The most recent common example of exclusivity being used as an effective tool in a transaction is the involvement of special purpose acquisition deals, or SPAC transactions. In SPAC transactions the sponsor (a publicly-traded investment vehicle with no operations) and the target typically first negotiate a fair valuation and terms in a letter of intent and sign an exclusivity agreement. This allows the buyer and seller to team up to seek additional investment to consummate the transaction. Because in SPAC transactions the sponsor rarely has the total capital required to consummate a transaction, the buyer and seller must join forces to convince outside investors to provide the remaining capital. Transaction negotiations often turn cooperative when incentives cause both parties to have similar benefits from completing a transaction that outweigh competitive price negotiations. For example, in a SPAC transaction, sponsors earn return and sellers receive liquidity only after convincing outside investors to help both parties complete a transaction. Alternatively, in a merger of equals, a combination’s meaningful unique benefits to both parties mean there is an incentive to work together to diligence and investigate all possible synergies. In cases such as these where negotiations have turned cooperative, exclusivity is a beneficial tool to getting a deal done.
A Tool in the Toolbox
However, granting exclusivity is not always a beneficial tool for completing a transaction. We believe that in a liquid market with marginally differentiated buyers and no obvious opportunities for cooperation—in short, the bread-and-butter transactions of middle-market deal professionals—exclusivity is a tool used for no advantage. A traditional middle-market transaction with a period of exclusive negotiations risks tying up with the buyer who is willing to bid the most prior to exclusivity but who has the most conservative view on diligence findings. In this case, the buyer with the second-highest bid pre-exclusivity might have been the true highest-value buyer. Asking buyers to complete their diligence pre-exclusivity also applies in situations where the market is not liquid, but there is the perception of competition with other hungry buyers. Maintaining negotiating freedom prevents buyers from knowing if they have overpaid and keeps both parties focused on the binding agreement, not an unrealistic expectation set by an unenforceable anchor.

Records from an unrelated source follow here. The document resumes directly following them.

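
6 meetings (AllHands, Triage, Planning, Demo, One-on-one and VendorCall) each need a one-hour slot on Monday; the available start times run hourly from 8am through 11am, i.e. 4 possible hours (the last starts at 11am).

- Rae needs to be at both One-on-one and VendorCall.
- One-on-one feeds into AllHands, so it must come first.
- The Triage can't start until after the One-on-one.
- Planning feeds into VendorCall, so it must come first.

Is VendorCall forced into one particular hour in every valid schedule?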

Exclusivity is, just like every other technique or material used in the sale of a business, just another tool in the dealmaker’s toolbox. It is also not an on or off switch. Exclusivity may have a purpose even in the most competitive situations, such as in a stage where third party approvals are required, but only after a definitive deal has been negotiated. Whether it is granting of exclusivity, engaging a firm to provide a QOE, or signing a letter of intent, deal makers are creatures of habit and have become accustomed to using these tools in a regular pattern. However, having a hammer does not make everything the professional sees a nail. As conditions and situations change, the effectiveness of the tool should be re-examined.